Berwick-upon-Tweed is situated at the very northern end of Northumberland and not as would seem more appropriate in the neighbouring historic Scottish county of Berwickshire. To add to the confusion there is also a North Berwick in Scotland but that’s not in Berwickshire either but in East Lothian. How Berwick-upon-Tweed came to be south of this border is the result of centuries of conflict. It is claimed to be one of the most fought over towns in Europe and it certainly changed hands a good number of times. This borderland feeling has certainly added to the character of the town and even influenced the local dialect which shares common features with other Northumbrian dialects whilst also containing elements from the Scots language as well.

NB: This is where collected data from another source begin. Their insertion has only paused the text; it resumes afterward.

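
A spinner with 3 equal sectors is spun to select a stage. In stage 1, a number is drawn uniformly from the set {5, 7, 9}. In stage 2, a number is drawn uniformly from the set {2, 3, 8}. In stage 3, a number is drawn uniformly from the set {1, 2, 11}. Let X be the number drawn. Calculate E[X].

16/3

E[X | stage 1] = (5+7+9)/3 = 7.
E[X | stage 2] = (2+3+8)/3 = 13/3.
E[X | stage 3] = (1+2+11)/3 = 14/3.
By the law of total expectation,
E[X] = (1/3)·(7) + (1/3)·(13/3) + (1/3)·(14/3) = 16/3.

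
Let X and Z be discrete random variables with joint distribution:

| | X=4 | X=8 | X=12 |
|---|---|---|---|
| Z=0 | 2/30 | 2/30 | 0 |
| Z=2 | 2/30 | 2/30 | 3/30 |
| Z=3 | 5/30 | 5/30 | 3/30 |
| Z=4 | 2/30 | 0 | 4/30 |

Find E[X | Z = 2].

60/7

P(Z = 2) = 7/30.
Σ X·P over the event = 4·(2/30) + 8·(2/30) + 12·(3/30) = 2.
E[X | Z = 2] = (2) / (7/30) = 60/7.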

One of the most impressive features of this town is its walls and fortifications. The oldest remains date back to the early 14th century but the majority is from the Elizabethan period when there was a large-scale rebuilding of Berwick’s fortifications. These walls were certainly a necessary addition as the border region was notoriously lawless with bands of raiders known as reivers frequently pillaging the area as well as the armies from both sides of the border vying for control. The walk around Berwick’s town walls is well worth the effort, the fortifications themselves are very impressive but the route also takes in interesting architecture and fine views out to sea, the long sandy beaches and the little lighthouse in the estuary. Within the walls, you will also find a 17th century church and a Georgian town hall and barracks, outside there’s the Jacobean bridge known as the Old Bridge, the 1920s Royal Tweed Bridge and the remarkable Victorian Royal Border Bridge which still carries the main railway line from Northumberland to Scotland. For those with a penchant for art, there is also a tour round Berwick based on the paintings of L.S. Lowry who holidayed in Berwick annually during the 1930s and a number of local scenes are immortalised in his work.

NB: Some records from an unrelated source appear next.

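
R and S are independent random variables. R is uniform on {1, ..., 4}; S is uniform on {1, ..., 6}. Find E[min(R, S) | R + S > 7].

10/3

Outcomes with R + S > 7: (2,6), (3,5), (3,6), (4,4), (4,5), (4,6), each with probability 1/24.
E[min(R, S) | R + S > 7] = (2 + 3 + 3 + 4 + 4 + 4) / 6 = 10/3.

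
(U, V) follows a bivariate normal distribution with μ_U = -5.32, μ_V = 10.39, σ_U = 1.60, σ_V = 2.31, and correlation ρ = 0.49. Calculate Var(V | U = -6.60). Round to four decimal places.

For a bivariate normal, Var(V | U=x) = σ_V²(1 − ρ²).
Var(V | U=-6.60) = (2.31)²·(1 − (0.49)²) = 5.3361·0.7599 = 4.0549.

4.0549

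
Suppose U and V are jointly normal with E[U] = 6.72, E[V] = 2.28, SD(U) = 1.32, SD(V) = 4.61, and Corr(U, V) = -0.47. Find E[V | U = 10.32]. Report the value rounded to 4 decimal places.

-3.6292

The regression of V on U has slope ρ·σ_V/σ_U and passes through (μ_U, μ_V).
E[V | U=10.32] = 2.28 + (-0.47)·(4.61/1.32)·(10.32 − (6.72)) = 2.28 + (-1.64144)·(3.6) = -3.6292.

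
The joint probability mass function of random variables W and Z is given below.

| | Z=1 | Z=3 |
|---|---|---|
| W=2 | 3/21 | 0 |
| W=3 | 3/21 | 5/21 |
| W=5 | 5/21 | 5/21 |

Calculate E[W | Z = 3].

P(Z = 3) = 10/21.
Σ W·P over the event = 3·(5/21) + 5·(5/21) = 40/21.
E[W | Z = 3] = (40/21) / (10/21) = 4.

4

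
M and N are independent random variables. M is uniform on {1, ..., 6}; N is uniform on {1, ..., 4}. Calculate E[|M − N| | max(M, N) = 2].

Outcomes with max(M, N) = 2: (1,2), (2,1), (2,2), each with probability 1/24.
E[|M − N| | max(M, N) = 2] = (1 + 1 + 0) / 3 = 2/3.

2/3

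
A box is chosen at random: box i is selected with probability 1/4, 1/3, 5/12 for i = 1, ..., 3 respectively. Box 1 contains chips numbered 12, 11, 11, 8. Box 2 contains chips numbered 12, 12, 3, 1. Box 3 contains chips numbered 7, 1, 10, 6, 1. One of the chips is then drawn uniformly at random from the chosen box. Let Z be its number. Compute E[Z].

169/24

E[Z | box 1] = (12+11+11+8)/4 = 21/2.
E[Z | box 2] = (12+12+3+1)/4 = 7.
E[Z | box 3] = (7+1+10+6+1)/5 = 5.
E[Z] = (1/4)·(21/2) + (1/3)·(7) + (5/12)·(5) = 169/24.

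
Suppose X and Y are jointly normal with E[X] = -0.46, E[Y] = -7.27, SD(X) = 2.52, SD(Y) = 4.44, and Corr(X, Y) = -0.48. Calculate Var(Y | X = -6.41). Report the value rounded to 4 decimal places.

15.1716

Var(Y | X=x) = (1 − ρ²)·σ_Y².
Var(Y | X=-6.41) = (4.44)²·(1 − (-0.48)²) = 19.7136·0.7696 = 15.1716.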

Berwick doesn’t disappoint when it comes to gastronomy either. It is home to the Berwick Cockle, a mint-flavoured red and white boiled sweet that was first made in the town as far back as 1801. The Cowe family were the guardians of this regional speciality and the recently restored buildings can still be seen in Bridge Street. Berwick also gained a reputation for the wild salmon caught in the Tweed using a net and a local type of boat called a coble. This method is said to be 900 years old and is still preserved and maintained today by a local organisation. British cuisine is widespread across Berwick’s impressive number of restaurants and many use local or regional ingredients. I had a breakfast of Scottish produced porridge with local heather honey at Audela in Bridge Street and had I stayed longer there certainly were a lot of other enticing options. If you’re looking for something from further afield Berwick has a good array of international restaurants as well, even a Lebanese restaurant in Golden Square.

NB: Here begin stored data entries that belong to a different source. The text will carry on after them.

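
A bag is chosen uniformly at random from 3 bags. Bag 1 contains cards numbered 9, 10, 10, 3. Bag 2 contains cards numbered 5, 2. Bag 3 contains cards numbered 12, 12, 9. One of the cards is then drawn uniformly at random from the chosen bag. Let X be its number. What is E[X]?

E[X | bag 1] = (9+10+10+3)/4 = 8.
E[X | bag 2] = (5+2)/2 = 7/2.
E[X | bag 3] = (12+12+9)/3 = 11.
E[X] = (1/3)·(8) + (1/3)·(7/2) + (1/3)·(11) = 15/2.

15/2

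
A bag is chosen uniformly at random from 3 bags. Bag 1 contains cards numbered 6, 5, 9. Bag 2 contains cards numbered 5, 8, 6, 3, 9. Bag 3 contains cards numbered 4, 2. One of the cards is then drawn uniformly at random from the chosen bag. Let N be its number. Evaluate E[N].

E[N | bag 1] = (6+5+9)/3 = 20/3.
E[N | bag 2] = (5+8+6+3+9)/5 = 31/5.
E[N | bag 3] = (4+2)/2 = 3.
E[N] = (1/3)·(20/3) + (1/3)·(31/5) + (1/3)·(3) = 238/45.

238/45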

The morning I spent in Berwick whilst en route from Edinburgh to Yorkshire certainly was not long enough to appreciate everything this special place has to offer. I’ve since read that the town is a good place to spot seals and that Spittal Beach, on the opposite side of the Tweed, is an excellent place to find sea glass. I’m sure I’ll be returning soon especially as there are so many other attractions nearby; you can walk from Berwick down to Holy Island, the attractive Scottish coastal town of Dunbar is just a 40-minute drive away and you can get to the cathedral city of Durham by a short train journey.